Joshua Katzki, a longtime camper who is now 21 and a student at CSU, Chico, said that he, like many of his friends, wasn’t very interested in religion outside of camp. But being in a Jewish community at Camp Newman felt special, he said. Even prayer grew on him.

“As you get older, siyyum and Shabbat are the kinds of things you miss the most,” he said.

Judah Hoffenberg, 15, has been traveling to Camp Newman for years from his home in Honolulu – “almost half my life,” he said. Now he is “heartbroken.”

Social media has kept him connected to his camp friends, who decided to make a gesture in honor of the camp they love so much. “All of us wore our Camp Newman tie-dye shirts to school yesterday,” he said.

So did Greene and other local staffers and supporters. “We all went to work in our Newman shirts today,” she said on Oct. 10.

In that same vein, congregations in the Bay Area and Southern California will hold “Camp Newman Shabbat” services this Friday evening.
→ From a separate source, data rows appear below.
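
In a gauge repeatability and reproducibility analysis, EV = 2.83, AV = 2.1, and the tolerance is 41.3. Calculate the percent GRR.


GRR = sqrt(EV^2 + AV^2) = sqrt(2.83^2 + 2.1^2) = 3.524046
%GRR = GRR / tol * 100 = 3.524046 / 41.3 * 100
%GRR = 8.5328

8.5328


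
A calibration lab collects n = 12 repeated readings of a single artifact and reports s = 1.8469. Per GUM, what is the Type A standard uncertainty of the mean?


u_A = s / sqrt(n)
u_A = 1.8469 / sqrt(12)
u_A = 1.8469 / 3.4641016
u_A = 0.5332

0.5332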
People will gather to pray and sing the Camp Newman way, to grieve for a location that has been destroyed but also to express solidarity with the community.
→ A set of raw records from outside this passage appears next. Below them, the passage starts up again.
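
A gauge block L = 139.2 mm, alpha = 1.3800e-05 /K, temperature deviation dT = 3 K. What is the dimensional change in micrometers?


dL = L * alpha * dT
= 139.2 * 1.3800e-05 * 3
= 0.0057629 mm
dL_um = 0.0057629 * 1000 = 5.7629 um

5.7629


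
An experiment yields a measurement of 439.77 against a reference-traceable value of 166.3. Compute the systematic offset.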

Cohen’s son, Avi, also wanted to do something. Camp Newman was very important to him – in fact, he insisted on having his bar mitzvah at the camp. Cohen was even drafting a “save the date” note the night the fires started.

Cohen said that when she told her son about the fire at camp, he put his head down for a moment. Then he went upstairs, got his computer and told his mother he was starting a GoFundMe page.

And he did, setting up a page for donations to Camp Newman that as of Thursday afternoon had raised more than $6,200. “This is his way of mourning,” Cohen said.

As the Camp Newman community mourns the loss of a place many described as a second home, they are also celebrating the energy and love that binds them. “That’s really what Camp Newman is,” Regev said.

Vared is already looking to the future. “It’ll be rebuilt,” he said. “It’ll happen.”

This article first appeared in J – the Jewish News of Northern California; reprinted with permission.